A specialist team of army and medical paratroopers took a death-defying 8,000ft jump to deliver medical supplies to a man suffering from suspected hantavirus on the remote British overseas territory Tristan da Cunha.
Medics were flown 7,000 miles from RAF Brize Norton in Oxfordshire to the world’s most remote inhabited island in the South Atlantic ocean, arriving just days before the British national would have ran out of oxygen.
In a first operation of its kind, six paratroopers, an RAF consultant and army nurse from 16 Air Assault Brigade parachuted onto the island at 7pm on Saturday to offer assistance to the two exhausted medics on the island.
Tristan da Cunha, which called for urgent help a few days earlier, has no airstrip and is normally only accessible by boat, and at only seven miles across is a hard jump even for the experts.

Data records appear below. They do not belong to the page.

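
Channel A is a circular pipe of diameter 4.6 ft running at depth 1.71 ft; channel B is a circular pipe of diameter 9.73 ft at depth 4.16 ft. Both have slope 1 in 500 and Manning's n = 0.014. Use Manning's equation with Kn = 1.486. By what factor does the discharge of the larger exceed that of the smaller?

Channel A: For a circular section of diameter D = 4.6 ft at depth y = 1.71 ft, the central angle is θ = 2 arccos(1 − 2y/D) = 2.623 rad. Then A = (D²/8)(θ − sin θ) = 5.626 ft² and P = Dθ/2 = 6.032 ft. Hydraulic radius R = A/P = 5.626/6.032 = 0.9326 ft. Q_A = (1.486/0.014)·5.626·0.9326^(2/3)·√0.002 = 25.49 ft³/s.
Channel B: For a circular section of diameter D = 9.73 ft at depth y = 4.16 ft, the central angle is θ = 2 arccos(1 − 2y/D) = 2.851 rad. Then A = (D²/8)(θ − sin θ) = 30.34 ft² and P = Dθ/2 = 13.87 ft. Hydraulic radius R = A/P = 30.34/13.87 = 2.188 ft. Q_B = (1.486/0.014)·30.34·2.188^(2/3)·√0.002 = 242.7 ft³/s.
The larger discharge is 242.7 ft³/s and the smaller is 25.49 ft³/s; the ratio is 9.52.

9.52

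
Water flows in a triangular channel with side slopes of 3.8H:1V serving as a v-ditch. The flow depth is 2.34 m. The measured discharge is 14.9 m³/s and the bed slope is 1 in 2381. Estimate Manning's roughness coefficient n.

For a triangular section with side slope z = 3.8: A = zy² = 3.8×2.34² = 20.81 m²; P = 2y√(1+z²) = 2×2.34×3.929 = 18.39 m.
Hydraulic radius R = A/P = 20.81/18.39 = 1.131 m.
Rearranging Manning's equation: n = (1/Q) A R^(2/3) S^(1/2) = (1/14.9) × 20.81 × 1.131^(2/3) × √0.00042 = 0.0311.

n = 0.0311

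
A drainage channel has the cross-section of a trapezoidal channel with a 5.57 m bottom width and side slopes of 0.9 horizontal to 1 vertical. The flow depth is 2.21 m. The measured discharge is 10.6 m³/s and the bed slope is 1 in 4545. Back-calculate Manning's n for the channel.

With bottom width b = 5.57 m and side slope z = 0.9: A = (b + zy)y = (5.57 + 0.9×2.21)×2.21 = 16.71 m²; P = b + 2y√(1+z²) = 5.57 + 2×2.21×1.345 = 11.52 m.
Hydraulic radius R = A/P = 16.71/11.52 = 1.451 m.
Rearranging Manning's equation: n = (1/Q) A R^(2/3) S^(1/2) = (1/10.6) × 16.71 × 1.451^(2/3) × √0.00022 = 0.03.

n = 0.03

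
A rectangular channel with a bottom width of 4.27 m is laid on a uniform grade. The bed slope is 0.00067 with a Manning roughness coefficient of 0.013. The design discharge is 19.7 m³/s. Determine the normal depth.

y_n = 2.2 m

Manning's equation rearranged: A R^(2/3) = nQ / (1·√S) = 0.013 × 19.7 / (√0.00067) = 9.894.
Try y = 2.62 m: A R^(2/3) = 12.47 — high.
Try y = 2.2 m: A R^(2/3) = 9.91 — close enough.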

“It’s a real fight for the parachutist,” Brigadier Ed Cartwright, who was in charge of the operation told The Times. The jump needs to be timed perfectly, he explained. “If you miss the island you’re in the drink, and that’s emotional.”

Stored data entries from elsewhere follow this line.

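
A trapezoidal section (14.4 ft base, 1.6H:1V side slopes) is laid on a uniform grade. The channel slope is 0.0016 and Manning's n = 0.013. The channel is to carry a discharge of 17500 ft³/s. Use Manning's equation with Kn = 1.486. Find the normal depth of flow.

Manning's equation rearranged: A R^(2/3) = nQ / (1.486·√S) = 0.013 × 17500 / (1.486 × √0.0016) = 3827.
Trying y = 12.9 ft: A R^(2/3) = 1680 — low.
Trying y = 21.1 ft: A R^(2/3) = 4967 — high.
Trying y = 18.8 ft: A R^(2/3) = 3829 — matches.

y_n = 18.8 ft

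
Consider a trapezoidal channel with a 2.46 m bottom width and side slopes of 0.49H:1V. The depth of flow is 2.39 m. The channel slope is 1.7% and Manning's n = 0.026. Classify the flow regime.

With bottom width b = 2.46 m and side slope z = 0.49: A = (b + zy)y = (2.46 + 0.49×2.39)×2.39 = 8.678 m²; P = b + 2y√(1+z²) = 2.46 + 2×2.39×1.114 = 7.783 m.
Hydraulic radius R = A/P = 8.678/7.783 = 1.115 m.
V = (1/n) R^(2/3) √S = (1/0.026) × 1.115^(2/3) × √0.017 = 5.392 m/s. Hydraulic depth D_h = A/T = 8.678/4.802 = 1.807 m.
Froude number Fr = V/√(g·D_h) = 5.392/√(9.81×1.807) = 1.28, which is greater than 1, so the flow is supercritical.

supercritical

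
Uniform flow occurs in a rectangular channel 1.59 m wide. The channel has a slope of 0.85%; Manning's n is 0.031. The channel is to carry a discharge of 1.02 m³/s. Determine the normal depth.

Manning's equation rearranged: A R^(2/3) = nQ / (1·√S) = 0.031 × 1.02 / (√0.0085) = 0.343.
At y = 0.36 m: A R^(2/3) = 0.2258 — low.
At y = 0.561 m: A R^(2/3) = 0.425 — high.
At y = 0.481 m: A R^(2/3) = 0.3425 — ≈ 0.343.

y_n = 0.481 m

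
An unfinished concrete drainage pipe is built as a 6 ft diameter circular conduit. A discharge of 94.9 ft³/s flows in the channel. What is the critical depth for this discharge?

At critical depth, Q² T / (g A³) = 1, i.e. A³/T = Q²/g = 94.9²/32.2 = 279.7.
Trying y = 1.9 ft: A³/T = 81.41 — too small.
Trying y = 2.62 ft: A³/T = 280.5 — matches.

y_c = 2.62 ft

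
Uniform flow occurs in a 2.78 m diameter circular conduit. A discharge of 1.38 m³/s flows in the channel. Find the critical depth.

y_c = 0.502 m

At critical depth, Q² T / (g A³) = 1, i.e. A³/T = Q²/g = 1.38²/9.81 = 0.1941.
At y = 0.356 m: A³/T = 0.05024 — short.
At y = 0.592 m: A³/T = 0.371 — over.
At y = 0.502 m: A³/T = 0.1944 — matches.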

The MoD said it was the first time medical personnel had been parachuted in to provide humanitarian support.
The patient was on board the cruise ship MV Hondius, where an outbreak of the virus has killed three people, the UK Health Security Agency (UKHSA) has confirmed. They are currently in hospital on the island where they live, the UK minister for the overseas territories, Stephen Doughty, said in a statement.
Foreign secretary Yvette Cooper said the safety of “all members of the British family” is the top priority.
She said: “We will continue to work closely with international authorities and the Tristan da Cunha administration, keeping those affected informed and ensuring the right support is in place in the UK and across the Overseas Territories.”

The MV Hondius arrived in Tenerife on Sunday morning, and British passengers have been repatriated to isolate at Arrowe Park Hospital on the Wirral, Merseyside, which was used as the UK’s initial Covid quarantine site, as the UKHSA said the risk to the public “remains very low”.
Officials from the UKHSA and Foreign Office greeted the MV Hondius when it docked in Tenerife, one of the Canary Islands, and Britons on board were tested for hantavirus before they disembarked.
Those who tested negative with no symptoms were taken straight to a chartered repatriation flight staffed by medical professionals.
The passengers are now being housed in an accommodation block on the Arrowe Park site away from the hospital’s public areas to receive clinical assessments and testing as a precautionary measure.
The site was used to house British citizens returning from Wuhan, China, in January 2020 at the start of the Covid pandemic.

The World Health Organisation (WHO) said on Saturday there were no symptomatic passengers on board the ship.
The UN health agency said there had been six confirmed hantavirus cases linked to MV Hondius, and four patients were currently in hospital.
It added that a total of eight cases, including three deaths, had been reported, with one previous suspected case being reclassified after testing negative for hantavirus.
The UKHSA said three British nationals are included in the eight cases – two involve confirmed hantavirus and another one is suspected.
The two confirmed British cases are in hospital in South Africa and the Netherlands, while the third British national in Tristan da Cunha was being supported by health services on the remote South Atlantic island.